I bambini, gli adolescenti e le coppie in percorsi online?

I bambini sono assai più flessibili di noi adulti, si adattano più rapidamente a modalità diverse e, se sono in età scolare, possono già avere una certa dimestichezza con le videochiamate. (Prima di quell’età ritengo che la psicoterapia online non sia adatta.) L’emergenza da Covid-19 ha contribuito a rendere parte integrante della loro vita le videolezioni con i compagni e le maestre, le Skype call con i nonni, giocare online con gli amici.

Gli adolescenti sono ancora più avvezzi a quel modo di comunicare.

Con queste fasce di età evolutiva ed adolescenziale, ho constatato come si possano fare sedute online con accortezze che si possono escogitare con i giovani pazienti di volta in volta, di caso in caso. Un bambino può esprimersi attraverso il disegno e poi condividerlo con me attraverso il video, mostrandomelo; può andare a prendere una fotografia del nonno morto di cui mi sta parlando sulla mensola della sala per farmela vedere; può decidere di mettersi di fianco il suo “acchiappasogni” mentre mi racconta l’incubo che ha fatto l’altra notte; può essere consolato dal suo cane che gli lecca la faccia vedendolo piangere mentre mi parla della nonna che è in ospedale; può costruire una squadra di supporto con gli animaletti di gomma che ha a casa che possano tornare a sostenerci di seduta in seduta.
Un adolescente può fare la seduta nella sua stanza, il luogo in cui si rifugia quando litiga con i genitori, o quando ha bisogno di isolarsi per sentirsi libero, o per pensare alla sua fidanzata. L’unico luogo magari (per un adolescente che si sia ritirato socialmente) in cui riesca a sentirsi al sicuro, se la relazione con gli altri, coetanei inclusi, è fonte di angoscia. E può accettare inizialmente solo una modalità online di incontro.

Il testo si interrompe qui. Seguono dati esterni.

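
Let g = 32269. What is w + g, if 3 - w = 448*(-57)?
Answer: 57808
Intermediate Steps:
w = 25539 (w = 3 - 448*(-57) = 3 - 1*(-25536) = 3 + 25536 = 25539)
w + g = 25539 + 32269 = 57808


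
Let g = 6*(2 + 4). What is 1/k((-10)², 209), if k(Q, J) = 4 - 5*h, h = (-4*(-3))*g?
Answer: -1/2156 ≈ -0.00046382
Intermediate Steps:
g = 36 (g = 6*6 = 36)
h = 432 (h = -4*(-3)*36 = 12*36 = 432)
k(Q, J) = -2156 (k(Q, J) = 4 - 5*432 = 4 - 2160 = -2156)
1/k((-10)², 209) = 1/(-2156) = -1/2156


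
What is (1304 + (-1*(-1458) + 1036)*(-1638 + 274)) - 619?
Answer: -3401131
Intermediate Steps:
(1304 + (-1*(-1458) + 1036)*(-1638 + 274)) - 619 = (1304 + (1458 + 1036)*(-1364)) - 619 = (1304 + 2494*(-1364)) - 619 = (1304 - 3401816) - 619 = -3400512 - 619 = -3401131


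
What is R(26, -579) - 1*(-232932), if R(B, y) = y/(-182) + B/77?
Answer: 466336909/2002 ≈ 2.3294e+5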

Una coppia, i cui membri magari vivono in due città diverse e che si vede solo il weekend, può fare delle sedute online anche collegandosi da luoghi diversi: le stanze dell’incontro in questo caso si moltiplicano. Mi è capitato di fare sedute con coppie che dovevano stare a distanza per motivi di quarantena, collegati online da stanze diverse della stessa casa.

Mi rendo conto che anni fa avrei fatto pensieri diversi e avrei scritto cose diverse, ma la vita e le esperienze con cui ci si incontra portano in direzioni che mai avremmo immaginato. E il Covid-19 ce lo sta dimostrando.